Anuridhi Gupta’s research interests are deeply rooted in applied machine learning, data mining, natural language processing, and social computing. Her work addresses critical issues such as bias detection in machine learning models, particularly in the context of cyber safety for vulnerable populations. Anuridhi explores how large language models can be harnessed to improve data analytics solutions and mitigate biases in online interactions. Her innovative approach to understanding human behavior and linguistic patterns on social media highlights her commitment to advancing knowledge in her field while prioritizing humanitarian outcomes.

Awards

Throughout her academic career, Anuridhi has been recognized for her contributions to research and academia. Her efforts have led to multiple accepted publications in prominent journals and conferences, underscoring her dedication to impactful research. Her work not only contributes to the academic community but also provides insights that are essential for societal advancement.

Publications

Anuridhi Gupta has authored and co-authored several significant publications that reflect her research focus and contributions to the field:

Bias Detection and Mitigation in Zero-Shot Spam Classification using LLMs (2024) – Accepted at the IEEE International Conference on Trust, Privacy and Security in Intelligent Systems and Applications (IEEE-TPS).

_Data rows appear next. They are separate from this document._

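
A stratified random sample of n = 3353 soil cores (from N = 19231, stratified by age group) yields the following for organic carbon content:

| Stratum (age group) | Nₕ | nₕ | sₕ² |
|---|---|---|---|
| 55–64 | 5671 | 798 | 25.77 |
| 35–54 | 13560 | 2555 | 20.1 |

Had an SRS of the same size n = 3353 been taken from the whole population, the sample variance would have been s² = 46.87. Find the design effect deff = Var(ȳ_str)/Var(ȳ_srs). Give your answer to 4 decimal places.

0.4841

Var(ȳ_str) = Σ Wₕ²(1−fₕ)sₕ²/nₕ with Wₕ = Nₕ/19231:
  55–64: (5671/19231)²·(1−798/5671)·25.77/798 = 0.0024130363
  35–54: (13560/19231)²·(1−2555/13560)·20.1/2555 = 0.0031743233
  → Var(ȳ_str) = 0.0055873596.
Var(ȳ_srs) = (1 − 3353/19231)·46.87/3353 = 0.011541316.
deff = 0.0055873596 / 0.011541316 = 0.4841.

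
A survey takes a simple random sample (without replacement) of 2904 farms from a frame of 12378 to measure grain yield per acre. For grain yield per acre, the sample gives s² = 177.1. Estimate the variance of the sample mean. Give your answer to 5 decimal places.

0.04668

Under SRS without replacement, Var(ȳ) = (1 − f)·s²/n with f = n/N = 2904/12378 = 0.23460979.
Var(ȳ) = (1 − 0.23460979)·177.1/2904 = 0.76539021·0.060984848 = 0.046677206.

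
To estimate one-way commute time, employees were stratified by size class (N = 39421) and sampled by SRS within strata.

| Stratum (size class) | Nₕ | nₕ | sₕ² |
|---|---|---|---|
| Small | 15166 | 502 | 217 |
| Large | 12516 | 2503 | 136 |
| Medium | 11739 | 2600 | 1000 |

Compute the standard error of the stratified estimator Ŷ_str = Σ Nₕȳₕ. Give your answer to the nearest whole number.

Var(Ŷ_str) = Σₕ Nₕ²(1 − fₕ)sₕ²/nₕ.
Small: 15166²·(1 − 502/15166)·217/502 = 9.6134555 × 10^7.
Large: 12516²·(1 − 2503/12516)·136/2503 = 6.8093841 × 10^6.
Medium: 11739²·(1 − 2600/11739)·1000/2600 = 4.1262585 × 10^7.
Sum = 1.4420652 × 10^8.
SE = √(1.4420652 × 10^8) = 12009.

12009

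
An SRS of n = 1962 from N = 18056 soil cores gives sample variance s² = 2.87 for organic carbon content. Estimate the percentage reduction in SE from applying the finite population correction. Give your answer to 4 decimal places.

f = n/N = 1962/18056 = 0.10866194.
SE_no-fpc = √(s²/n) = 0.038246478; SE_fpc = √((1−f)s²/n) = 0.036108768.
Ratio = √(1−f) = 0.94410702. Reduction = 100·(1 − 0.94410702) = 5.5893%.

5.5893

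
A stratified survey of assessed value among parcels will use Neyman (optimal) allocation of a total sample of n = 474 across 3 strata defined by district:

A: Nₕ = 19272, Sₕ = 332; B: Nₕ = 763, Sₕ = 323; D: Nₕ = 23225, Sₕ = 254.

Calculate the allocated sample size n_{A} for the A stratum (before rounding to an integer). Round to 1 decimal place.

Neyman allocation: nₕ = n·NₕSₕ / Σⱼ NⱼSⱼ.
Σ NⱼSⱼ = 19272·332 + 763·323 + 23225·254 = 1.2543903 × 10^7.
n_{A} = 474·19272·332 / (1.2543903 × 10^7) = 241.8.

241.8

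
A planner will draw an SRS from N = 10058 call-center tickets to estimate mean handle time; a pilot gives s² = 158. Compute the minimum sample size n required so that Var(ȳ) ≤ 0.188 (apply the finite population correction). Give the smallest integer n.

Without fpc, n₀ = s²/D = 158/0.188 = 840.4255.
With fpc, (1 − n/N)·s²/n ≤ D requires n ≥ n₀/(1 + n₀/N) = 840.4255/(1 + 840.4255/10058) = 775.6166.
Rounding up, n = 776.

776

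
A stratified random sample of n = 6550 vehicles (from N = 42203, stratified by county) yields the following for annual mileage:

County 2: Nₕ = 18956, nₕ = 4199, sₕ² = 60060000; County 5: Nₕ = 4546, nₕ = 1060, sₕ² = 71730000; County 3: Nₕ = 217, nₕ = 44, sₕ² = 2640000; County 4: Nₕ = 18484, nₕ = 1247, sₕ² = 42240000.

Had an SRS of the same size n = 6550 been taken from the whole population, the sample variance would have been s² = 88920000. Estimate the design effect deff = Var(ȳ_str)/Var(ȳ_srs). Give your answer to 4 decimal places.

Var(ȳ_str) = Σ Wₕ²(1−fₕ)sₕ²/nₕ with Wₕ = Nₕ/42203:
  County 2: (18956/42203)²·(1−4199/18956)·60060000/4199 = 2246.4543
  County 5: (4546/42203)²·(1−1060/4546)·71730000/1060 = 602.09515
  County 3: (217/42203)²·(1−44/217)·2640000/44 = 1.2646503
  County 4: (18484/42203)²·(1−1247/18484)·42240000/1247 = 6059.3836
  → Var(ȳ_str) = 8909.1977.
Var(ȳ_srs) = (1 − 6550/42203)·88920000/6550 = 11468.613.
deff = 8909.1977 / 11468.613 = 0.7768.

0.7768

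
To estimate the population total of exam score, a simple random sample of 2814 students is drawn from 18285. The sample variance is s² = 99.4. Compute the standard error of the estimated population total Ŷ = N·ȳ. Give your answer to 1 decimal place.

Var(Ŷ) = N²·Var(ȳ) = N²·(1 − n/N)·s²/n.
f = 2814/18285 = 0.15389664; Var(ȳ) = 0.84610336·99.4/2814 = 0.029887233.
Var(Ŷ) = 18285² · 0.029887233 = 9.9925341 × 10^6.
SE(Ŷ) = √(9.9925341 × 10^6) = 3161.1.

3161.1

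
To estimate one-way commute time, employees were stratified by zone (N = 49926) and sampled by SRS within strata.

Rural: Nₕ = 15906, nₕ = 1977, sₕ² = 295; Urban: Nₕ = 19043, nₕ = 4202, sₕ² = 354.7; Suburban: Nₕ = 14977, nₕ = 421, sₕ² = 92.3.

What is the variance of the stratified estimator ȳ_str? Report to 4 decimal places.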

Intent Mining Framework for Understanding Online Conversations on Vaping to Inform Social Media-based Intervention Design (2024) – Featured Article in Behavior and Information Technology Journal (BIT).

Summarizing Social Media News Streams for Crisis-related Events by Integrated Content-Graph Analysis: TREC-2023 CrisisFACTS Track (2023) – Presented at The Thirty-Second Text REtrieval Conference (TREC).

Conclusion

Anuridhi Gupta is a well-qualified candidate for the Research for Women Researcher Award. Her strong academic background, impactful research, and dedication to addressing societal issues align well with the award’s objectives. While there are opportunities for growth, particularly in expanding her impact and networking, her current achievements and commitment to advancing knowledge in her field make her an excellent nominee for this recognition.